The series Resonances is built against this logic. It asks: what, today, still possesses the capacity to vibrate at a frequency we can feel? Which places, objects, presences resist total availability? The series also carries a political edge I do not avoid: we are living through a moment of authoritarian resurgence in Europe. My images carry that unease — not as a manifesto, but as a darkness gathering at the edges of the frame.
These images ask time of the viewer. Not effort, not specialized knowledge — simply the disposition to be touched. In a world defined by acceleration, that demand has become almost radical. It may be the most political thing I do: insisting, calmly and without apology, on another speed.
Territory — Ardèche, Europe, chosen margins
Ardèche is not a backdrop. It is an anchor — and a choice. Living far from the centers, far from Paris and Berlin, demands a form of autonomy I consider a working condition, not a handicap. Distance from the usual circuits of validation forces a kind of honesty: you cannot ask whether something will please before asking whether it is true.
This territory also shapes my eye in more concrete ways. The Ardèche landscape — its basalt, its ridgelines, its half-abandoned villages, its strongly marked seasons — has entered my work not as subject but as tonality.
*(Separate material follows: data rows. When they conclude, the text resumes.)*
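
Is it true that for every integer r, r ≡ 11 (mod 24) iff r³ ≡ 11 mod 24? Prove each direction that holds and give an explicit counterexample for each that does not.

(←) Suppose r³ ≡ 11 (mod 24). The only residue r in {0, …, 23} with r³ ≡ 11 (mod 24) is r = 11, so r ≡ 11 (mod 24).

(→) Suppose r ≡ 11 (mod 24). Write r = 24j + 11. Then (24j + 11)³ = 13824j³ + 19008j² + 8712j + 1331 = 24(576j³ + 792j² + 363j + 55) + 11, so r³ ≡ 11 (mod 24).

Both implications hold.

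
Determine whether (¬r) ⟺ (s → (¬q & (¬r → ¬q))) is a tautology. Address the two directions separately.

Both directions fail.

(→) This fails. Under r = F, s = T, q = T, the left side is true but the right side is false.

(←) This fails. Under r = T, s = F, q = F, the left side is false but the right side is true.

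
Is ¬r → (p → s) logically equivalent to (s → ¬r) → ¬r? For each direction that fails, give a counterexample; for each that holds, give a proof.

Neither direction holds.

Forward direction. This fails. Under s = F, p = F, r = T, the left side is true but the right side is false.

Converse. This fails. Under s = F, p = T, r = F, the left side is false but the right side is true.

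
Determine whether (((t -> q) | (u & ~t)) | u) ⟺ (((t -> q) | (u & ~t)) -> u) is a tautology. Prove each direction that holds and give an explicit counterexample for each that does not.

Neither direction holds.

(→) This fails. Under u = F, q = F, t = F, the left side is true but the right side is false.

(←) This fails. Under u = F, q = F, t = T, the left side is false but the right side is true.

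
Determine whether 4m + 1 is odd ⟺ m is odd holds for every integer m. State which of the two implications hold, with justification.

(⇐) Suppose m is odd. Since 4 is even, 4m is even for every m, so 4m + 1 has the same parity as 1, which is odd. Hence 4m + 1 is odd.

(⇒) This fails: take m = 6. Then 4m + 1 = 25, which is odd, yet m = 6 is even, not odd.

The forward direction fails; the converse holds.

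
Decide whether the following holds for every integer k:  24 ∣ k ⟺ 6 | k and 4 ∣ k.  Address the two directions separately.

The forward direction holds; the converse fails.

(→) If 24 ∣ k, write k = 24q. Since 24 = 4·6, k = 6·(4q), so 6 ∣ k; and since 24 = 6·4, k = 4·(6q), so 4 ∣ k.

(←) This fails: take k = 12. Both 6 ∣ 12 and 4 ∣ 12, yet 12 is not a multiple of 24 (since 12 = 0·24 + 12), so 24 ∤ 12.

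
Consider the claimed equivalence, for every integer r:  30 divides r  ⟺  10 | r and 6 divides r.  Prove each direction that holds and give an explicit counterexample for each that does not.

Both directions hold.

(⇒) If 30 ∣ r, write r = 30q. Since 30 = 3·10, r = 10·(3q), so 10 ∣ r; and since 30 = 5·6, r = 6·(5q), so 6 ∣ r.

(⇐) Suppose 10 ∣ r and 6 ∣ r. Any common multiple of 10 and 6 is a multiple of their lcm; here lcm(10, 6) = 10·6/gcd(10, 6) = 60/2 = 30, so 30 ∣ r.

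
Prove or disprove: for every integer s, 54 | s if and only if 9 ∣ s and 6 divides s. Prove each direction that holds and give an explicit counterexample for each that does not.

Not equivalent: only (⇒) holds.

[⇒] If 54 ∣ s, write s = 54q. Since 54 = 6·9, s = 9·(6q), so 9 ∣ s; and since 54 = 9·6, s = 6·(9q), so 6 ∣ s.

[⇐] This fails: take s = 18. Both 9 ∣ 18 and 6 ∣ 18, yet 18 is not a multiple of 54 (since 18 = 0·54 + 18), so 54 ∤ 18.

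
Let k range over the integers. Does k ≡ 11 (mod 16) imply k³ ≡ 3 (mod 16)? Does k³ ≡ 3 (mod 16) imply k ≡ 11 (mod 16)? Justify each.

Both directions hold.

Converse. Suppose k³ ≡ 3 (mod 16). The only residue r in {0, …, 15} with r³ ≡ 3 (mod 16) is r = 11, so k ≡ 11 (mod 16).

Forward direction. Suppose k ≡ 11 (mod 16). Write k = 16j + 11. Then (16j + 11)³ = 4096j³ + 8448j² + 5808j + 1331 = 16(256j³ + 528j² + 363j + 83) + 3, so k³ ≡ 3 (mod 16).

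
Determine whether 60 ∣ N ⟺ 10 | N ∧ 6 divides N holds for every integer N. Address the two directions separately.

Forward direction. If 60 ∣ N, write N = 60q. Since 60 = 6·10, N = 10·(6q), so 10 ∣ N; and since 60 = 10·6, N = 6·(10q), so 6 ∣ N.

Converse. This fails: take N = 30. Both 10 ∣ 30 and 6 ∣ 30, yet 30 is not a multiple of 60 (since 30 = 0·60 + 30), so 60 ∤ 30.

Not equivalent: only (⇒) holds.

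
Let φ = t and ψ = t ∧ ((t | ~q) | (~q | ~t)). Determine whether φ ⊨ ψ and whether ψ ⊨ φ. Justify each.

[⇒] Assume the antecedent. If q is true, the antecedent forces (q = T, t = T), and t ∧ ((t | ~q) | (~q | ~t)) holds there. If q is false, the antecedent forces (q = F, t = T), and t ∧ ((t | ~q) | (~q | ~t)) holds there. Either way t ∧ ((t | ~q) | (~q | ~t)) holds.

[⇐] Assume the antecedent. If q is true, the antecedent forces (q = T, t = T), and t holds there. If q is false, the antecedent forces (q = F, t = T), and t holds there. Either way t holds.

The biconditional holds.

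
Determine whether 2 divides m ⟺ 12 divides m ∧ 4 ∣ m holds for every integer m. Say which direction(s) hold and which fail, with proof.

(⇐) Suppose 12 ∣ m and 4 ∣ m. Any common multiple of 12 and 4 is a multiple of their lcm; here lcm(12, 4) = 12·4/gcd(12, 4) = 48/4 = 12, so 12 ∣ m. Since 2 ∣ 12, it follows that 2 ∣ m.

(⇒) This fails: take m = 2. Certainly 2 ∣ 2, but 12 ∤ 2.

The forward direction fails; the converse holds.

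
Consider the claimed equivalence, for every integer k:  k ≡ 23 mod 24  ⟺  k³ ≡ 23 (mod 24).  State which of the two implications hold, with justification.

Both directions hold; the statement is true.

Forward direction. Suppose k ≡ 23 mod 24. Write k = 24j + 23. Then (24j + 23)³ = 13824j³ + 39744j² + 38088j + 12167 = 24(576j³ + 1656j² + 1587j + 506) + 23, so k³ ≡ 23 (mod 24).

Converse. Suppose k³ ≡ 23 (mod 24). The only residue r in {0, …, 23} with r³ ≡ 23 (mod 24) is r = 23, so k ≡ 23 (mod 24).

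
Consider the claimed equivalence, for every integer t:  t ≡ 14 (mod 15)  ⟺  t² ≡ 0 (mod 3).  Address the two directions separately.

[⇒] This fails: take t = 14. Then 14 ≡ 14 (mod 15), but 14² = 196 ≡ 1 (mod 3), not 0.

[⇐] This fails: take t = 0. Then 0² = 0 ≡ 0 (mod 3), yet 0 ≡ 0 (mod 15), not 14.

Both directions fail.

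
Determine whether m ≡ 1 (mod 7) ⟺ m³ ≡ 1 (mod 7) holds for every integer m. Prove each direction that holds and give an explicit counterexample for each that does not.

[⇒] Suppose m ≡ 1 (mod 7). Write m = 7j + 1. Then (7j + 1)³ = 343j³ + 147j² + 21j + 1 = 7(49j³ + 21j² + 3j) + 1, so m³ ≡ 1 (mod 7).

[⇐] This fails: take m = 2. Then 2³ = 8 ≡ 1 (mod 7), yet 2 ≡ 2 (mod 7), not 1.

The forward direction holds; the converse fails.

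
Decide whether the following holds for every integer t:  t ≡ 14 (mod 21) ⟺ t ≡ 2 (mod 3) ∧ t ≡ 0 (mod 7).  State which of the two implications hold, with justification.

(⟸) If t ≡ 2 (mod 3) and t ≡ 0 (mod 7), then by the Chinese remainder theorem t ≡ 14 (mod 21). This is exactly t ≡ 14 (mod 21).

(⟹) Suppose t ≡ 14 (mod 21); write t = 21j + 14. Since 3 ∣ 21, reducing mod 3 gives t ≡ 14 ≡ 2 (mod 3); since 7 ∣ 21, reducing mod 7 gives t ≡ 14 ≡ 0 (mod 7).

Equivalent; both directions hold.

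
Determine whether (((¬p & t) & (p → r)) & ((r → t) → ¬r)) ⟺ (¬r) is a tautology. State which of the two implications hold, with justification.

(⟹) Assume the antecedent. If p is true, the antecedent cannot hold. If p is false, the antecedent forces (p = F, t = T, r = F), and ¬r holds there. Either way ¬r holds.

(⟸) This fails. Under p = F, t = F, r = F, the left side is false but the right side is true.

(⇒) holds; (⇐) fails.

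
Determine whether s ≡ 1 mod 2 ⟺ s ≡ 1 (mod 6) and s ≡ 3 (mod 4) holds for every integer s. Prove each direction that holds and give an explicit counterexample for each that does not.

(⇒) This fails: s = 1 gives 1 ≡ 1 (mod 2) but 1 ≡ 1 (mod 4), so the conjunction on the right does not hold.

(⇐) Conversely, if s ≡ 1 (mod 6) and s ≡ 3 (mod 4), then by the Chinese remainder theorem s ≡ 7 (mod 12). Since 7 ≡ 1 (mod 2) and 2 ∣ 12, we get s ≡ 1 (mod 2).

Not equivalent: only (⇐) holds.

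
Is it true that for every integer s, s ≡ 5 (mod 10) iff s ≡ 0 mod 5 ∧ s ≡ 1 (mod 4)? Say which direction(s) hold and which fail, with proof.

(⟹) This fails: s = 15 gives 15 ≡ 5 (mod 10) but 15 ≡ 3 (mod 4), so the conjunction on the right does not hold.

(⟸) Conversely, if s ≡ 0 (mod 5) and s ≡ 1 (mod 4), then by the Chinese remainder theorem s ≡ 5 (mod 20). Since 5 ≡ 5 (mod 10) and 10 ∣ 20, we get s ≡ 5 (mod 10).

(⇒) fails; (⇐) holds.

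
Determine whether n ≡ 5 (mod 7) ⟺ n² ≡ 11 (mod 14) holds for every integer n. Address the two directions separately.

(⇒) This fails: take n = 12. Then 12 ≡ 5 (mod 7), but 12² = 144 ≡ 4 (mod 14), not 11.

(⇐) This fails: take n = 9. Then 9² = 81 ≡ 11 (mod 14), yet 9 ≡ 2 (mod 7), not 5.

Neither implication holds.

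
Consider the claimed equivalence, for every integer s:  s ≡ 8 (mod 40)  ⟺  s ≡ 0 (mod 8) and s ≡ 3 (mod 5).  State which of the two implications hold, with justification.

(←) If s ≡ 0 (mod 8) and s ≡ 3 (mod 5), then by the Chinese remainder theorem s ≡ 8 (mod 40). This is exactly s ≡ 8 (mod 40).

(→) Suppose s ≡ 8 (mod 40); write s = 40j + 8. Since 8 ∣ 40, reducing mod 8 gives s ≡ 8 ≡ 0 (mod 8); since 5 ∣ 40, reducing mod 5 gives s ≡ 8 ≡ 3 (mod 5).

Both directions hold.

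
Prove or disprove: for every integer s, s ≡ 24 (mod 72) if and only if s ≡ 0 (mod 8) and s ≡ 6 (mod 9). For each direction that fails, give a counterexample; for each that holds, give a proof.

(⇒) Suppose s ≡ 24 (mod 72); write s = 72j + 24. Since 8 ∣ 72, reducing mod 8 gives s ≡ 24 ≡ 0 (mod 8); since 9 ∣ 72, reducing mod 9 gives s ≡ 24 ≡ 6 (mod 9).

(⇐) Conversely, if s ≡ 0 (mod 8) and s ≡ 6 (mod 9), then by the Chinese remainder theorem s ≡ 24 (mod 72). This is exactly s ≡ 24 (mod 72).

The biconditional holds.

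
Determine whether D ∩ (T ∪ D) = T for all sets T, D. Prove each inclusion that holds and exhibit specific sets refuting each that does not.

(⊆) fails and (⊇) fails.

(⊆) This inclusion fails. Take T = ∅, D = {1}; then 1 ∈ D ∩ (T ∪ D) but 1 ∉ T.

(⊇) This inclusion fails. Take T = {1}, D = ∅; then 1 ∈ T but 1 ∉ D ∩ (T ∪ D).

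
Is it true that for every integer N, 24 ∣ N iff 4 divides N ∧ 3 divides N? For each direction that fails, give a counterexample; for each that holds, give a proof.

[⇒] If 24 ∣ N, write N = 24q. Since 24 = 6·4, N = 4·(6q), so 4 ∣ N; and since 24 = 8·3, N = 3·(8q), so 3 ∣ N.

[⇐] This fails: take N = 12. Both 4 ∣ 12 and 3 ∣ 12, yet 12 is not a multiple of 24 (since 12 = 0·24 + 12), so 24 ∤ 12.

(⇒) holds; (⇐) fails.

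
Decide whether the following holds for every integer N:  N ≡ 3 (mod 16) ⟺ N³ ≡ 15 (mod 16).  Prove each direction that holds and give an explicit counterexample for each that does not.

Neither implication holds.

[⇒] This fails: take N = 3. Then 3 ≡ 3 (mod 16), but 3³ = 27 ≡ 11 (mod 16), not 15.

[⇐] This fails: take N = 15. Then 15³ = 3375 ≡ 15 (mod 16), yet 15 ≡ 15 (mod 16), not 3.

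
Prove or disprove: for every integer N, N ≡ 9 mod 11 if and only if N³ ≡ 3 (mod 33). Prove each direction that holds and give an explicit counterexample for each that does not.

(→) This fails: take N = 20. Then 20 ≡ 9 (mod 11), but 20³ = 8000 ≡ 14 (mod 33), not 3.

(←) Conversely, the residues r modulo 33 with r³ ≡ 3 (mod 33) are exactly {9}, and each is ≡ 9 (mod 11).

Only the reverse direction holds.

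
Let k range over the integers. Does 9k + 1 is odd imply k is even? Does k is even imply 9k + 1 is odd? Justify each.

The biconditional holds.

[⇒] Suppose 9k + 1 is odd. Since 9 is odd, 9k and k have the same parity, so 9k + 1 ≡ k + 1 (mod 2). As 1 is odd, 9k + 1 is odd exactly when k is even. Thus k is even.

[⇐] Conversely, suppose k is even; write k = 2j. Then 9k + 1 = 9·(2j) + 1 = 2·9j + 1, which is odd.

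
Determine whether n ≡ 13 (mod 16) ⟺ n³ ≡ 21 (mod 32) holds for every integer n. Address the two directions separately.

Only the converse holds.

(→) This fails: take n = 29. Then 29 ≡ 13 (mod 16), but 29³ = 24389 ≡ 5 (mod 32), not 21.

(←) Conversely, the residues r modulo 32 with r³ ≡ 21 (mod 32) are exactly {13}, and each is ≡ 13 (mod 16).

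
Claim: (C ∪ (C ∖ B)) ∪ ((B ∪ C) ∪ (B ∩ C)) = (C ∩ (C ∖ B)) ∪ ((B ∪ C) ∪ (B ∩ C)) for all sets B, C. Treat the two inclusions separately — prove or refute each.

(⟸) Let x ∈ (C ∩ (C ∖ B)) ∪ ((B ∪ C) ∪ (B ∩ C)). Then either x ∈ B and x ∉ C; or x ∈ C and x ∉ B; or x ∈ B ∩ C. In each case x ∈ (C ∪ (C ∖ B)) ∪ ((B ∪ C) ∪ (B ∩ C)), so (C ∩ (C ∖ B)) ∪ ((B ∪ C) ∪ (B ∩ C)) ⊆ (C ∪ (C ∖ B)) ∪ ((B ∪ C) ∪ (B ∩ C)).

(⟹) Let x ∈ (C ∪ (C ∖ B)) ∪ ((B ∪ C) ∪ (B ∩ C)). Then either x ∈ B and x ∉ C; or x ∈ C and x ∉ B; or x ∈ B ∩ C. In each case x ∈ (C ∩ (C ∖ B)) ∪ ((B ∪ C) ∪ (B ∩ C)), so (C ∪ (C ∖ B)) ∪ ((B ∪ C) ∪ (B ∩ C)) ⊆ (C ∩ (C ∖ B)) ∪ ((B ∪ C) ∪ (B ∩ C)).

Both inclusions hold; the sets are equal.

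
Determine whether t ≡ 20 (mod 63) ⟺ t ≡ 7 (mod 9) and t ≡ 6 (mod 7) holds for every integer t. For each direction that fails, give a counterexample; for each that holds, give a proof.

Forward direction. This fails: t = 20 gives 20 ≡ 20 (mod 63) but 20 ≡ 2 (mod 9), so the conjunction on the right does not hold.

Converse. This fails: t = 34 satisfies both congruences on the right (34 ≡ 7 mod 9 and 34 ≡ 6 mod 7) yet 34 ≡ 34 (mod 63), not 20.

Neither direction holds.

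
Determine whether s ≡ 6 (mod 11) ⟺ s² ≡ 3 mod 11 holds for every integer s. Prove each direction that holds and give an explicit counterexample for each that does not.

Not equivalent: only (⇒) holds.

(⇒) Suppose s ≡ 6 (mod 11). Write s = 11j + 6. Then (11j + 6)² = 121j² + 132j + 36 = 11(11j² + 12j + 3) + 3, so s² ≡ 3 (mod 11).

(⇐) This fails: take s = 5. Then 5² = 25 ≡ 3 (mod 11), yet 5 ≡ 5 (mod 11), not 6.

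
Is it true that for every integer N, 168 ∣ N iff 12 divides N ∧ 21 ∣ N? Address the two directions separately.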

There is in this territory a resistance to the picturesque, a roughness, a way of being old without being nostalgic, that corresponds to something in my practice.
And then there is what is being built here collectively. Éditions du Tanargue, a publication rooted in this territory, and Festival Chambre07 — an international photography festival I co-organize, now entering its 9th edition around the theme Resonances — proceed from the same conviction: that serious photographic culture can be built far from the major fairs, that it does not need spectacle to exist, and that slowness is not a lack of means but an ethic.
Writing as parallel practice
I work in parallel on a theoretical writing practice developed in dialogue with the philosopher Claude Molzino. These texts are not commentaries on the photographs — they do not explain them or accompany them pedagogically. They are distinct investigations bearing on the same questions: how can an image carry time? What remains of a place after what defined it has disappeared? What is the status of the trace in a culture of the instantaneous?
They coexist with the photographs in a tension I do not try to resolve — discursive thought and thought through images do not say the same thing, even when they address the same object. That difference is precisely what interests me.